NNA gathers to fight ad tax

April 2, 2015

BY Tonda F. Rush


WASHINGTON—Newspaper executives from 24 states descended upon Capitol Hill in March to push back against proposals to tax advertising at the federal level by denying full expense deductions to advertisers.

Stopping the advertising tax was the top priority of the National Newspaper Association’s 2015 We Believe in Newspapers Leadership Summit.

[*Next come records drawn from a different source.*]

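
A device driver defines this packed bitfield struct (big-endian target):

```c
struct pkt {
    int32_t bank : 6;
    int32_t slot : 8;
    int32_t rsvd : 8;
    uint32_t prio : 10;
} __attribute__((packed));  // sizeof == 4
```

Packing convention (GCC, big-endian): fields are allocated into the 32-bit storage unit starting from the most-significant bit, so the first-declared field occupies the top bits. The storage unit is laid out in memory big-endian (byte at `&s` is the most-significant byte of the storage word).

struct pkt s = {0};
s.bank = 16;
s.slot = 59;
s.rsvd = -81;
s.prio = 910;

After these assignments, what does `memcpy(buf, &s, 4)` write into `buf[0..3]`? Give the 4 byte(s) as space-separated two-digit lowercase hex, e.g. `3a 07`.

bank (6b) val=16 bits=0x10 at bit 26: 0x40000000
slot (8b) val=59 bits=0x3b at bit 18: 0x40ec0000
rsvd (8b) val=-81 bits=0xaf at bit 10: 0x40eebc00
prio (10b) val=910 bits=0x38e at bit 0: 0x40eebf8e
word = 0x40eebf8e → big-endian bytes:
  [0]=0x40  [1]=0xee  [2]=0xbf  [3]=0x8e

40 ee bf 8e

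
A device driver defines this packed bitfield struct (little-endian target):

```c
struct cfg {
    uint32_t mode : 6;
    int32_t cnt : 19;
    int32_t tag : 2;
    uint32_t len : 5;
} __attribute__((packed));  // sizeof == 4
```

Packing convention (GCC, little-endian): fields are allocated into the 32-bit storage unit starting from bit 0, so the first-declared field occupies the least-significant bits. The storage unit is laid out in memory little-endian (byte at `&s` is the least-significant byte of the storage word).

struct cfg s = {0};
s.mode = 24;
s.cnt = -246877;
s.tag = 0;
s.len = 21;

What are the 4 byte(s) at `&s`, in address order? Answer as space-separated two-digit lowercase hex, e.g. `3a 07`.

d8 e8 0e a9

mode:6 = 24 → 0x18 << 0 → word 0x00000018
cnt:19 = -246877 → 0x43ba3 << 6 → word 0x010ee8d8
tag:2 = 0 → 0x0 << 25 → word 0x010ee8d8
len:5 = 21 → 0x15 << 27 → word 0xa90ee8d8
word = 0xa90ee8d8 → little-endian bytes:
  [0]=0xd8  [1]=0xe8  [2]=0x0e  [3]=0xa9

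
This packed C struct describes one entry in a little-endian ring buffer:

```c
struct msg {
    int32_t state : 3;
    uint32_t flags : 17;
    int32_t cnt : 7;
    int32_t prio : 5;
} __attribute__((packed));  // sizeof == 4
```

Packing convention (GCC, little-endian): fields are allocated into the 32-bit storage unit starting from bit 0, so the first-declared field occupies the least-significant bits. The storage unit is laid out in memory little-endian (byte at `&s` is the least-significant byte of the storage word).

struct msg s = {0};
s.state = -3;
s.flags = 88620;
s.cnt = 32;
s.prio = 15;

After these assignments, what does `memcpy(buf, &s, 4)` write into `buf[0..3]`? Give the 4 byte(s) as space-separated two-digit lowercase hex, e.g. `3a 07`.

[0+:3] state=-3 & 0x7 = 0x5; word=0x00000005
[3+:17] flags=88620 & 0x1ffff = 0x15a2c; word=0x000ad165
[20+:7] cnt=32 & 0x7f = 0x20; word=0x020ad165
[27+:5] prio=15 & 0x1f = 0xf; word=0x7a0ad165
word = 0x7a0ad165 → little-endian bytes:
  [0]=0x65  [1]=0xd1  [2]=0x0a  [3]=0x7a

65 d1 0a 7a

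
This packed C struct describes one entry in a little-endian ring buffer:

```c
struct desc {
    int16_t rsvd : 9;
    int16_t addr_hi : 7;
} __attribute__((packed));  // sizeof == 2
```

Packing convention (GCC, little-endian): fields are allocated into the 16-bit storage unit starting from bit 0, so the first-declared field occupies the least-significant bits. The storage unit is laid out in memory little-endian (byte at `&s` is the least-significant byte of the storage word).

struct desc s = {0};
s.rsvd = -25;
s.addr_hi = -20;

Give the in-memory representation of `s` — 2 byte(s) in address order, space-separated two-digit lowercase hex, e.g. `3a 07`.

e7 d9

[0+:9] rsvd=-25 & 0x1ff = 0x1e7; word=0x01e7
[9+:7] addr_hi=-20 & 0x7f = 0x6c; word=0xd9e7
word = 0xd9e7 → little-endian bytes:
  [0]=0xe7  [1]=0xd9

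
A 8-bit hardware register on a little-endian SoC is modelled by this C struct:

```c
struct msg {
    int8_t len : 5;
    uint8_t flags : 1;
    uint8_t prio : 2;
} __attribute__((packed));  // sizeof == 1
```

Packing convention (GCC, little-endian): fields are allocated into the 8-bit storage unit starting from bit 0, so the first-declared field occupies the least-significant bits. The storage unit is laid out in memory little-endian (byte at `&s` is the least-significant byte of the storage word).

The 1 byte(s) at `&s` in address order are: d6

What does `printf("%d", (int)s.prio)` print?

[0]=0xd6 (little-endian) → word 0xd6
len [0+:5] = (word>>0) & 0x1f = 22
flags [5+:1] = (word>>5) & 0x1 = 0
prio [6+:2] = (word>>6) & 0x3 = 3  ←

3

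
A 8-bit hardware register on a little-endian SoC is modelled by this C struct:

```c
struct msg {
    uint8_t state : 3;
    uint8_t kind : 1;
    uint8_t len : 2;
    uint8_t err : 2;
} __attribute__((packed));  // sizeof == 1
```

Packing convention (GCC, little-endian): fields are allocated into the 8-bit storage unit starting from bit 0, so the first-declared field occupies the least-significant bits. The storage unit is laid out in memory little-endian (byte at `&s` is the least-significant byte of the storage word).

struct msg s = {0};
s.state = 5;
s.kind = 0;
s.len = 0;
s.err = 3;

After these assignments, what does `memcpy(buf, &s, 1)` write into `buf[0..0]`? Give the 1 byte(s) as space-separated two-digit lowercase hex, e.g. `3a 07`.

c5

state:3 = 5 → 0x5 << 0 → word 0x05
kind:1 = 0 → 0x0 << 3 → word 0x05
len:2 = 0 → 0x0 << 4 → word 0x05
err:2 = 3 → 0x3 << 6 → word 0xc5
word = 0xc5 → little-endian bytes:
  [0]=0xc5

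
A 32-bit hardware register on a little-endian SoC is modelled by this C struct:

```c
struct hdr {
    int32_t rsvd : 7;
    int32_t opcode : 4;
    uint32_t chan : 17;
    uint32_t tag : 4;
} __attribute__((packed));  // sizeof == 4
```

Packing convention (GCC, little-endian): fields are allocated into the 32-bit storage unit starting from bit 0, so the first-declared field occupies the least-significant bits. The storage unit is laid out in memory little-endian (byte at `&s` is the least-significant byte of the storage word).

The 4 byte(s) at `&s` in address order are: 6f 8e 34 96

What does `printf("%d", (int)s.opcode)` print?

-4

[0]=0x6f [1]=0x8e [2]=0x34 [3]=0x96 (little-endian) → word 0x96348e6f
rsvd [0+:7] = (word>>0) & 0x7f = 111
opcode [7+:4] = (word>>7) & 0xf = 12  ←
chan [11+:17] = (word>>11) & 0x1ffff = 50833
tag [28+:4] = (word>>28) & 0xf = 9
opcode signed 4b, MSB=1: 12 - 16 = -4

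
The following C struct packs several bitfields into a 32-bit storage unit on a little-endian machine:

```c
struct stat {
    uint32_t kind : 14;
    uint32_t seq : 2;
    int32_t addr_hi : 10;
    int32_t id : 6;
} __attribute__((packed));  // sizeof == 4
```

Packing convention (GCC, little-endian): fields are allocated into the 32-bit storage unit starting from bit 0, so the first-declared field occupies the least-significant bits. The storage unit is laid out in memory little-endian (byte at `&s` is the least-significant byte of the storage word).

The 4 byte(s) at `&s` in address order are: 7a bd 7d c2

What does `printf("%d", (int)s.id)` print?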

Megan Brennan, the newly named 74th postmaster general, also directed attendees’ attention to the Postal Service’s need for legislative assistance. Brennan told publishers that the congressional mandate upon USPS to prepay its retiree health benefits, which costs about $5.5 billion a year, is crippling the institution’s balance sheet. She called for all stakeholders to come up with common sense revisions in the postal laws and quickly move to resolution before Congress completes this year’s session and moves into the 2016 election year.

On the advertising tax, NNA’s partner in the Advertising Coalition, Jim Davidson of the Polsinelli law firm, told them that the proposal to tax advertising that was floated at the end of the 113th Congress remains a viable threat.

Both House and Senate leadership last year suggested that in its pending rewrite of the tax code—something that has not occurred since 1986—it could consider changing the way advertisers deduct their business expenses. It would permit a business to deduct only half of a current year’s advertising expenditures and require amortization of the other half more than 5 years (Senate version) or 10 years (House version.) The tax writers estimated the change in tax would raise $169 billion in federal revenues.

But Davidson said the loss of each ad dollar would cost about $22 in sales in the larger economy. He urged NNA members to remind their congressional delegations that the loss of sales would have an impact upon local economies. He said the advocates of the change think it would help to offset a new corporate tax rate for multinational corporations, setting up a classic counterpoint between Wall Street and Main Street.